Makalah Pengertian Gender Dalam Islam
1. Pengertian
Gender adalah kosakata yang berasal dari bahasa Inggris yang bermakan “jenis kelamin”, dalam glosarium disebut sebagai seks dan gender. Gender sendiri diartikan sebagai “suatu sifat yang melekat pada laki-laki maupun perempuan yang dikontruksi secara social.
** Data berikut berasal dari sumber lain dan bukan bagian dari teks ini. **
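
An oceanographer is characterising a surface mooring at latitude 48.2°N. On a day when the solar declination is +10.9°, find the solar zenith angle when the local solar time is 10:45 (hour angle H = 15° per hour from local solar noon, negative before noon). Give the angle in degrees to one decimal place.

40.5°

Hour angle H = 15° × (10.75 − 12) = -18.75°.
With φ = 48.2°, δ = 10.9°, H = -18.75°: sin φ sin δ = 0.1410, cos φ cos δ cos H = 0.6198, so cos θ_z = 0.7608.
θ_z = arccos(0.7608) = 40.47°.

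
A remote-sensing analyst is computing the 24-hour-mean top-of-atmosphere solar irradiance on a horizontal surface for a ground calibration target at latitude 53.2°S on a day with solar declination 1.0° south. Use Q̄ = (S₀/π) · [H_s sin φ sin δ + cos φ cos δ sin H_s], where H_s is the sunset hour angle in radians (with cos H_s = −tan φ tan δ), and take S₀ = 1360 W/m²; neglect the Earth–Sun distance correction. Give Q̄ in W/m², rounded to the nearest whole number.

−tan φ tan δ = −(-1.3367)(-0.0175) = -0.0234; H_s = arccos(-0.0234) = 91.34°. In radians, H_s = 1.5942.
H_s sin φ sin δ = 1.5942 × -0.8007 × -0.0175 = 0.0223.
cos φ cos δ sin H_s = 0.5990 × 0.9998 × 0.9997 = 0.5987.
Q̄ = (1360/π) × (0.0223 + 0.5987) = 432.90 × 0.6210 = 268.83 W/m².

269 W/m²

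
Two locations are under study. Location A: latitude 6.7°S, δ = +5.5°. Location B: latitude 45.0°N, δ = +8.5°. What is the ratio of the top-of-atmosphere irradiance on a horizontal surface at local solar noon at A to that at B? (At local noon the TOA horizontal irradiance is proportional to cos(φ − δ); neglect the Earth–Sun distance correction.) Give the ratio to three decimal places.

A: cos θ_z = cos(-6.7° − (5.5°)) = 0.9774.
B: cos θ_z = cos(45.0° − (8.5°)) = 0.8039.
Ratio A/B = 0.9774 / 0.8039 = 1.2158.

1.216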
Kultural atau hubungan social yang terkontruksi antara perempuan dan laki-laki yang bervariasi dan sangat bergantung pada factor-faktor budaya, agama, sejarah dan ekonomi”.[1]
Kosakata gender bagi masyarakat Barat, khususnya Amerika sudah digunakan sejak era tahun 1960-an sebagai bentuk perjuangan secara radikal, koservatif, sekuler maupun agama. Dengan tujuan untuk menyuarakan eksistensi perempuan yang kemudian melahirkan kesadaran gender, pada era tersebut diwarnai dan ditandai dengan tuntutan kebebasan dan persamaan hak agar perempuan dapat menyamai laki-laki dalam ranah social, ekonomi, politik dan bidang public yang lainnya.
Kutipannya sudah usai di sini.